E como a equipe criativa teve liberdade total para trilhar os rumos dessa história, eles decidiram explorar todos os clichés possíveis dos filmes de terror sacana das fitas VHS do século passado. Então, há vários núcleos na trama que vão convergir os caminhos em dado momento: tem as crianças desbocadas, os adolescentes vândalos, os guardas bonachões e meio desligados da realidade e aquilo que, pra mim, é o coração do filme: uma dupla ao melhor estilo “Buddy Cop”, com a exceção de não se tratarem de policiais, mas de dois traficantes em busca da cocaína perdida. O arco desses dois, que são vividos brilhantemente por Alden Ehrenreich e O’Shea Jackson Jr., representa perfeitamente o tipo de subversão que esse filme propõe. Eles podem representar os vilões da história, só que são abordados quase como uma dupla de policiais, com o guarda bom e o guarda mau. Você compra as situações em que eles se metem, por mais absurdas que sejam, e chega até a torcer por eles.
O outro núcleo que rouba a cena é chefiado pela mãe das crianças perdidas, que sai em busca dos pimpolhos floresta adentro com a guarda-florestal e quem mais encontrar pelo caminho. A partir desse encontro, o grupo esbarra no urso, o que gera novos núcleos. Cada um mais inesperado e ridículo que o outro, formados apenas para serem mortos das formas mais violentas e explícitas possíveis.
E se nos filmes antigos havia uma carência de orçamento, que fazia com que as equipes de efeitos visuais se virassem com o que tinham para criar cenas grotescas, a verba mais alta aqui foi revertida praticamente para criar o urso em CGI, porque o resto das lesões, que incluem desmembramentos, tripas de fora, mãos explodidas e um verdadeiro banho de sangue, são fruto de um trabalho maravilhoso de efeitos práticos. É a boa e velha chacina cinematográfica, que consegue chocar por seu caráter explícito, ao mesmo tempo que diverte com o absurdo das situações e as reações dos personagens que são estereótipos ambulantes. Vale destacar a participação MARAVILHOSA de Jesse Tyler Ferguson (o Mitchell, de Modern Family), que é tão idiota e propositalmente caricata, que te faz torcer pro urso destroçá-lo da maneira mais cruel possível.

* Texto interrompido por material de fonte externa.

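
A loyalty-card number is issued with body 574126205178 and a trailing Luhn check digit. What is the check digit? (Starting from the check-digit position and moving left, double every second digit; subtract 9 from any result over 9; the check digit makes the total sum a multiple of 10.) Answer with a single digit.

6

Partial digits right→left: 8 7 1 5 0 2 6 2 1 4 7 5
Double every second digit counting from the check-digit position (so the 1st, 3rd, 5th, ... of the partial from the right).
  doubled (with −9 where >9): 7 2 0 3 2 5 → sum 19
  kept as-is: 7 5 2 2 4 5 → sum 25
Total = 19 + 25 = 44.
Check digit = (10 − (44 mod 10)) mod 10 = 6.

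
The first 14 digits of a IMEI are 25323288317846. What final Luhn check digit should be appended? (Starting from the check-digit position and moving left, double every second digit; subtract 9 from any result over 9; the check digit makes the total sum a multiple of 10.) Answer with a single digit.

Partial digits right→left: 6 4 8 7 1 3 8 8 2 3 2 3 5 2
Double every second digit counting from the check-digit position (so the 1st, 3rd, 5th, ... of the partial from the right).
  doubled (with −9 where >9): 3 7 2 7 4 4 1 → sum 28
  kept as-is: 4 7 3 8 3 3 2 → sum 30
Total = 28 + 30 = 58.
Check digit = (10 − (58 mod 10)) mod 10 = 2.

2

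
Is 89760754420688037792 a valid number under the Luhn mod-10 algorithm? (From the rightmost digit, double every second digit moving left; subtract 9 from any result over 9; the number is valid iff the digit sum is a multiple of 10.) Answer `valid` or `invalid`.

invalid

From the right, keep odd positions and double even positions (subtract 9 from any doubled value over 9):
  doubled (positions 2,4,...): 9 5 0 7 0 8 1 0 5 7 → sum 42
  kept (positions 1,3,...): 2 7 3 8 6 2 4 7 6 9 → sum 54
Total = 96.
96 mod 10 = 6, so the number is invalid.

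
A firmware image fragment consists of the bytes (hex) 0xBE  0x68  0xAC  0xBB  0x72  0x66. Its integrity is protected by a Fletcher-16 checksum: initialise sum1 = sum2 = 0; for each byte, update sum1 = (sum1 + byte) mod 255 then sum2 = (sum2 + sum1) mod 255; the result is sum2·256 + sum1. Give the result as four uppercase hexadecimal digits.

B368

Running sums (mod 255):
  after byte 0 (0xBE): sum1=190, sum2=190
  after byte 1 (0x68): sum1=39, sum2=229
  after byte 2 (0xAC): sum1=211, sum2=185
  after byte 3 (0xBB): sum1=143, sum2=73
  after byte 4 (0x72): sum1=2, sum2=75
  after byte 5 (0x66): sum1=104, sum2=179
Checksum = sum2·256 + sum1 = 179·256 + 104 = 45928 = 0xB368.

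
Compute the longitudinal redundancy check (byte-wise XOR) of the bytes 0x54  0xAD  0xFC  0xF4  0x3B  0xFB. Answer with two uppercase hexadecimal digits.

XOR the bytes together:
  start with 0x54
  0x54 ⊕ 0xAD = 0xF9
  0xF9 ⊕ 0xFC = 0x05
  0x05 ⊕ 0xF4 = 0xF1
  0xF1 ⊕ 0x3B = 0xCA
  0xCA ⊕ 0xFB = 0x31

31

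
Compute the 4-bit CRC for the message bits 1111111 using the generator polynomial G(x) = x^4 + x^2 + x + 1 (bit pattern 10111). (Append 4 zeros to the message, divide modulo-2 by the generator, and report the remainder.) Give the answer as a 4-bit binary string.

Append 4 zeros: 11111110000. Divide by 10111 (XOR where the leading bit is 1):
  pos 0: 11111 XOR 10111 = 01000
  pos 1: 10001 XOR 10111 = 00110
  pos 3: 11010 XOR 10111 = 01101
  pos 4: 11010 XOR 10111 = 01101
  pos 5: 11010 XOR 10111 = 01101
  pos 6: 11010 XOR 10111 = 01101
Remainder (last 4 bits) = 1101. This is the CRC / FCS.

1101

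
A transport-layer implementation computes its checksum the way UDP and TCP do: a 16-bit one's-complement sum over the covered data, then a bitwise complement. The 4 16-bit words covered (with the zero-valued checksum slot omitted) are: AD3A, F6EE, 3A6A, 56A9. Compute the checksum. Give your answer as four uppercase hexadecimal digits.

One's-complement addition (fold any carry out of bit 15 back into bit 0):
  0xAD3A + 0xF6EE = 0x1A428 → wrap carry → 0xA429
  0xA429 + 0x3A6A = 0x0DE93
  0xDE93 + 0x56A9 = 0x1353C → wrap carry → 0x353D
One's-complement sum = 0x353D.
Checksum = ~0x353D & 0xFFFF = 0xCAC2.

CAC2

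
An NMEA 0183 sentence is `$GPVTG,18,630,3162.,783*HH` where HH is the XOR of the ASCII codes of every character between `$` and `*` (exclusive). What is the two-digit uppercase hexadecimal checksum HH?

7A

XOR the ASCII codes of the payload characters:
  'G' = 0x47 → acc = 0x47
  'P' = 0x50 → acc = 0x17
  'V' = 0x56 → acc = 0x41
  'T' = 0x54 → acc = 0x15
  'G' = 0x47 → acc = 0x52
  ',' = 0x2C → acc = 0x7E
  '1' = 0x31 → acc = 0x4F
  '8' = 0x38 → acc = 0x77
  ',' = 0x2C → acc = 0x5B
  '6' = 0x36 → acc = 0x6D
  '3' = 0x33 → acc = 0x5E
  '0' = 0x30 → acc = 0x6E
  ',' = 0x2C → acc = 0x42
  '3' = 0x33 → acc = 0x71
  '1' = 0x31 → acc = 0x40
  '6' = 0x36 → acc = 0x76
  '2' = 0x32 → acc = 0x44
  '.' = 0x2E → acc = 0x6A
  ',' = 0x2C → acc = 0x46
  '7' = 0x37 → acc = 0x71
  '8' = 0x38 → acc = 0x49
  '3' = 0x33 → acc = 0x7A
Checksum = 0x7A.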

Nesse meio, há também uma dupla infantil que esbanja talento. Brooklynn Prince surgiu para o cinema quase um bebê em Projeto Flórida (2017), já Christian Convery aqueceu o coração dos fãs de quadrinhos com a série Sweet Tooth (2021). No filme, a duplinha do barulho tem muita química em cena e trazem aquele humor infantil para um contexto mais adulto de drogas e homicídios. Eles protagonizam cenas que também beiram o absurdo e arrancam aquele riso de desespero, mas certamente se divertiram horrores gravando esse filme e suas “nuances”, por assim dizer.
E fez bem ter essa molecada, porque senão certos momentos ficariam pesados demais, tirando esse equilíbrio de comédia de terror, podendo levar mais para o lado do terror em si, o que quebraria um pouco dessa atmosfera oitentista que o longa promove. Falando nessa década, a construção de “anos 80” de O Urso do Pó Branco é muito competente, dando banho de caracterização em muitas projetos de orçamento maior. Eles usam a simplicidade da época para trazer figurinos variados que explicitam bem o que era a época.

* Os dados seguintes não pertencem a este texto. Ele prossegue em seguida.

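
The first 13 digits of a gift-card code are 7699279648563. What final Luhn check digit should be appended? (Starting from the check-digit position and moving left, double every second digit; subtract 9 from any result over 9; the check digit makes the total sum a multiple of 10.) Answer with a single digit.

6

Partial digits right→left: 3 6 5 8 4 6 9 7 2 9 9 6 7
Double every second digit counting from the check-digit position (so the 1st, 3rd, 5th, ... of the partial from the right).
  doubled (with −9 where >9): 6 1 8 9 4 9 5 → sum 42
  kept as-is: 6 8 6 7 9 6 → sum 42
Total = 42 + 42 = 84.
Check digit = (10 − (84 mod 10)) mod 10 = 6.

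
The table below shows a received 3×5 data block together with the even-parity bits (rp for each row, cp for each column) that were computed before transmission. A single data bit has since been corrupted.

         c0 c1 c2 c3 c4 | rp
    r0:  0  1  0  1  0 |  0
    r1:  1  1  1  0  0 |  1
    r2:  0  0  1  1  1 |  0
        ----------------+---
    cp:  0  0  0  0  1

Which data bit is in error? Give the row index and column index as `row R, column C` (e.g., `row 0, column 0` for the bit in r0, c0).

row 2, column 0

Recompute each row's even parity and compare to rp:
  r0: data parity 0, sent rp 0 → ok
  r1: data parity 1, sent rp 1 → ok
  r2: data parity 1, sent rp 0 → mismatch
Recompute each column's even parity and compare to cp:
  c0: data parity 1, sent cp 0 → mismatch
  c1: data parity 0, sent cp 0 → ok
  c2: data parity 0, sent cp 0 → ok
  c3: data parity 0, sent cp 0 → ok
  c4: data parity 1, sent cp 1 → ok
Exactly one row (r2) and one column (c0) fail → the flipped bit is at their intersection.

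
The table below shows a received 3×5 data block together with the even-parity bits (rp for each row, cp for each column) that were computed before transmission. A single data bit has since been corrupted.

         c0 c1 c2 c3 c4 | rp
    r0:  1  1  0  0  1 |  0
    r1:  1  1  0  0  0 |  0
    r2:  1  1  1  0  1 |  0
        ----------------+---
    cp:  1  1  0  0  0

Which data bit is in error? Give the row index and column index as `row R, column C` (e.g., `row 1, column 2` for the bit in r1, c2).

row 0, column 2

Recompute each row's even parity and compare to rp:
  r0: data parity 1, sent rp 0 → mismatch
  r1: data parity 0, sent rp 0 → ok
  r2: data parity 0, sent rp 0 → ok
Recompute each column's even parity and compare to cp:
  c0: data parity 1, sent cp 1 → ok
  c1: data parity 1, sent cp 1 → ok
  c2: data parity 1, sent cp 0 → mismatch
  c3: data parity 0, sent cp 0 → ok
  c4: data parity 0, sent cp 0 → ok
Exactly one row (r0) and one column (c2) fail → the flipped bit is at their intersection.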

E agora vamos ao protagonista do filme: o urso. Ou melhor, a ursa. Como a história aconteceu na vida real, o corpo do animal foi empalhado e está até hoje exibido em um shopping nos EUA. Então, as referências visuais do bicho foram bastante fiéis. E ao mesmo tempo que retrata um Urso Negro, a equipe de efeitos especiais conseguiu dar carisma ao animal de CGI. Diferentemente de O Rei Leão (2019), a ursa consegue demonstrar algumas expressões, e como ela está doidona o tempo todo, acontece bastante humor corporal. Há uma única cena em que eles apelam para o caricato quanto ao Ursinho Pó, mas a cena em si é tão engraçada e tão genial, porque acontece num momento de violência extrema, que não consegue te desligar da história. Muito pelo contrário! É exatamente esse tipo de situação que faz desse o filme mais surtado do ano.

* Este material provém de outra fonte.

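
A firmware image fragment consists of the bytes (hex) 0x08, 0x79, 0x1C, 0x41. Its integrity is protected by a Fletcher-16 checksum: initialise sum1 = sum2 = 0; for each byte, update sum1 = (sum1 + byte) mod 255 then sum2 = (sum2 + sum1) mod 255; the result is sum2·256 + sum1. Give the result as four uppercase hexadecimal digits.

Running sums (mod 255):
  after byte 0 (0x08): sum1=8, sum2=8
  after byte 1 (0x79): sum1=129, sum2=137
  after byte 2 (0x1C): sum1=157, sum2=39
  after byte 3 (0x41): sum1=222, sum2=6
Checksum = sum2·256 + sum1 = 6·256 + 222 = 1758 = 0x06DE.

06DE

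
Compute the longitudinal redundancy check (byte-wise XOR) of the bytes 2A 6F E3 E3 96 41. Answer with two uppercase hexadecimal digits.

XOR the bytes together:
  start with 0x2A
  0x2A ⊕ 0x6F = 0x45
  0x45 ⊕ 0xE3 = 0xA6
  0xA6 ⊕ 0xE3 = 0x45
  0x45 ⊕ 0x96 = 0xD3
  0xD3 ⊕ 0x41 = 0x92

92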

Também há sequências dignas dos grandes vilões, como toda a sequência envolvendo a ambulância. É também o momento mais absurdo do filme, só que está muito dentro do que é proposto.
No fim das contas, assim como em todo filme que dá o que falar, gostar do resultado passa diretamente por você comprar ou não a proposta do longa. Não espere um terror sério, porque o próprio filme não se leva a sério, mas esteja pronto para momentos capazes de traumatizar uma criança sendo seguidos por piadas visuais com as tragédias inseridas de forma espetacular.
O trabalho de Elizabeth Banks é muito interessante na direção. Ela trabalhou ao longo de sua carreira com ícones dos filmes de terror trash, como Sam Raimi e mais recentemente com James Gunn, e dá pra ver a influência deles em sua visão como diretora. Ela amadureceu bastante desde seu último filme e com o sucesso deste longa, certamente conseguirá trabalhos maiores. Ao mesmo tempo, é fantástico ver essa valorização e o resgate do Cinema Trash, que deu ao mundo diretores fantásticos, como o próprio Sam Raimi, Guillermo Del Toro e Peter Jackson.
O Urso do Pó Branco é pura diversão, constrangimento e desconforto para quem busca uma diversão descompromissada recheada de boas piadas e violência extrema. Não é o filme para levar sua tia avô da igreja, que se choca quando a o Louro Mané fala palavrão sem querer na TV, para assistir – é bem provável que ela pare de falar contigo e te ache um maluco -, mas com certeza vai divertir muito desde o público adolescente até os mais adultos. É uma experiência que definitivamente vale ser vivida numa sala de cinema com o telefone desligado e um baldão de pipoca. O único “defeito” para sua proposta é o clímax ser um pouco sério demais, feito para explorar mais a presença de Ray Liotta no longa, mas nada que comprometa. Segue uma diversão de primeira!
O Urso do Pó Branco está em cartaz nos principais cinemas do Brasil.